Un projet politique : l'égalité...

Chanter les vertus de la « diversité » pour éviter de combattre les inégalités ?

Fondamentalement, le socialisme (et pour peu qu'ils y croient encore, les socialistes) est (sont) égalitariste(s), si péjoratif que soit devenu ce qualificatif, dans la bouche et sous la plume des adversaires de ce qu'il qualifie : « Dans tous les pays du monde une immense tribu d'écrivassiers de parti et de petits professeurs d'Université papelards sont occupés à "prouver" que le socialisme ne signifie rien de plus qu'un capitalisme d'Etat plus planifié et qui conserve entièrement sa place à la rapacité comme mobile. Mais heureusement, il existe aussi une façon d'imaginer le socialisme tout à fait différente de celle-là. Ce qui attire le commun des hommes au socialisme, ce qui fait qu'ils sont disposés à risquer leur peau pour lui, la "mystique" du socialisme, c'est l'idée d'égalité; pour l'immense majorité des gens, le socialisme signifie une société sans classe, où il ne signifie rien du tout », écrit George Orwell dans son «Hommage à la Catalogne». En un temps où le maître mot du «progressisme» n'est plus celui d'« égalité » mais celui de « diversité », et où plus une société est inégalitaire plus on y chante les vertus de la « diversité », il vaut la peine de reparler d'égalité, et d'en refaire un projet politique.

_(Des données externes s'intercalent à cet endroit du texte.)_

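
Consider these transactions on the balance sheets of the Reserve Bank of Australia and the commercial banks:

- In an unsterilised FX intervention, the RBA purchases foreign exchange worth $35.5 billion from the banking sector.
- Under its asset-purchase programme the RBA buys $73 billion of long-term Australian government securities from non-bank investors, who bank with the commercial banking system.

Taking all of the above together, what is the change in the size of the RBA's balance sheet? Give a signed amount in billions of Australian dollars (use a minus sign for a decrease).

FX purchase $35.5 billion: an RBA asset is acquired → +$35.5B.
Asset purchase (from non-banks) $73 billion: an RBA asset is acquired → +$73B.
Net: 35.5 + 73 = +$108.5 billion.

+$108.5 billion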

De la couleur des serviteurs

Promettant plus et mieux que leurs adversaires, puisque promettant autre chose, les socialistes doivent faire plus, mieux, autre chose et le faire autrement, et on leur pardonnera moins de ne pas faire ce qu’ils promettent qu’à ceux qui n’ont rien promis, et dont on n’attend rien. Or le mouvement socialiste s'est constitué autour d'un principe, l'égalité, qui ne peut signifier autre chose que l’égalité concrète des droits indépendamment de l’égalité des moyens, ce qui définit l’espace de la politique par opposition à l’espace de l’économie en le définissant comme l’espace de la gratuité face à celui du paiement, et de la valeur d’usage face à la valeur d’échange : c'est le vieux projet de passer de « chacun selon ses moyens » à « chacun selon ses besoins », c'est-à-dire selon ses droits. Mais le principe d'égalité est également, sinon à opposer, du moins à distinguer de celui de « diversité » (à supposer qu'il s'agisse d'un principe, puisqu'après tout la « diversité » n'est guère qu'un constat de la réalité de toutes les sociétés humaines). Une «diversité» bien commode, au fond : le capitalisme n'a nullement besoin de la nier, et moins encore besoin de discrimination raciste, sexiste, homophobe -il sait parfaitement s'en débarrasser lorsqu'elles le gênent, autant qu'il sut s'en accomoder tant qu'elle ne l'entravait pas. Il a en revanche besoin d'inégalité, parce qu'il fonctionne à l'inégalité concrète, réelle, matérielle. Qu'au sommet de la pyramide sociale on puisse trouver plus de femmes, de « noirs », d'homosexuel-le-s, de musulmans dans un pays chrétien ou de chrétiens dans un pays musulman, ne changera rien à la structure de la pyramide. On aura seulement changé la couleur de son faîte. Une patronne vaut un patron, un musulman riche un chrétien (ou un athée) riche, un spéculateur homosexuel un spéculateur hétérosexuel, un juge « noir » un juge « blanc ». Et si certains capitalistes sont racistes, sexistes et homophobes, le capitalisme, lui, ne l'est pas. Il est parfaitement indifférent à l'humanité concrète, à la couleur de la peau, au sexe, aux pratiques amoureuses, de celles et ceux qui le servent, pourvu qu'ils et elles le servent. Or nous devrions être de ceux qui le desservent. De ceux, donc, pour qui l'égalité reste une « ardente obligation ».